Kernel crashes with no error message when I train on my 100GB dataset

I am using the following code to create my daskdmatrix and train on it. The kernel crashes without an error message on the last line:

cluster = dask.distributed.LocalCluster(n_workers = 48, threads_per_worker=1)
client = dask.distributed.Client(cluster)

xTrain = dd.from_pandas(db.iloc[:,1:],chunksize=1000)
yTrain = dd.from_pandas(db.iloc[:,0:1],chunksize=1000)

dTrain = xgb.dask.DaskDMatrix(client=client, data=xTrain, label=yTrain)
params = {'tree_method':'hist','objective':'reg:squarederror'}
reg = xgb.dask.train(client, params, dTrain, num_boost_round=numRounds,verbose_eval=1)

the dataset is ~100GB. I am training it on a AWS instance with 480GB of RAM and 48 CPUs. I have no idea how to fix this since there is no error message.

Have you tried using the regular xgb.train() (no Dask)? Since you are using a single machine with multiple CPU cores, Dask may not give you much performance benefit.

As for the error, I have no idea what happened either, since there is no error message.

1 Like

OK I will try no Dask.
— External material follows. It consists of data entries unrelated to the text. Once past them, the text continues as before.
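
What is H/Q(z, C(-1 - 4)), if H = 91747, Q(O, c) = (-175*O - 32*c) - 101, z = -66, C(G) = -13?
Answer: 91747/11865 ≈ 7.7326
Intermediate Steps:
Q(O, c) = -101 - 175*O - 32*c
H/Q(z, C(-1 - 4)) = 91747/(-101 - 175*(-66) - 32*(-13)) = 91747/(-101 + 11550 + 416) = 91747/11865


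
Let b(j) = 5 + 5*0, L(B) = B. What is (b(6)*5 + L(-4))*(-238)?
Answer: -4998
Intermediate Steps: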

Is there an additional memory spike when the training actually begins?

I have asked before about the memory spike when creating Device QuantileDMatrix, maybe there is another one when the training starts that is maxing out my RAM? Running out of RAM is the only type of error I have come across so far that doesn’t result in a message.
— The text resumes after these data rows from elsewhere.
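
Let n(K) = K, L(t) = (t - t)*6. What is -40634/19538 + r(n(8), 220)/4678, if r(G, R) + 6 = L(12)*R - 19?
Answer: -95287151/45699382 ≈ -2.0851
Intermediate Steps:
L(t) = 0 (L(t) = 0*6 = 0)
r(G, R) = -25 (r(G, R) = -6 + (0*R - 19) = -6 + (0 - 19) = -6 - 19 = -25)
-40634/19538 + r(n(8), 220)/4678 = -40634/19538 - 25/4678 = -40634*1/19538 - 25*1/4678 = -20317/9769 - 25/4678 = -95287151/45699382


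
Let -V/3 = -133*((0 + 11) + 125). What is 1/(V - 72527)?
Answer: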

DeviceQuantileMatrix is only supported when you are using the GPU algorithm (hence the “Device” prefix). It won’t help you here since you are using the CPU right now.

1 Like

I am asking whether there is a memory spike when training starts, similar to the memory spike that occurs when making the DMatrix (GPU or CPU).

The short answer is yes. DeviceQuantizeDMatrix would lessen memory usage somewhat, but unfortunately we do not support it in the CPU algorithm.

1 Like

OK I moved to a bigger instance. 500GB of RAM was necessary to cover the memory spikes involved with making the DMatrix and training the model. Thanks for your help.

1 Like

I’m running into a similar issue processing a ~80GB dataset on a Coiled cluster (hosted Dask cluster) with 20 workers (4CPUs with 16GB RAM each). My jupyter notebook kernel dies without an error message when trying to create the XGBoost DMatrix using:

# Create the XGBoost DMatrix
dtrain = xgb.dask.DaskDMatrix(client, X_train, y_train)

I’ve tried the following without any luck:

  • processing only half the dataset
  • upgrading my worker’s RAM to 30GB

Any pointers on what I could be tweaking to make this work would be highly appreciated! Thanks for your time.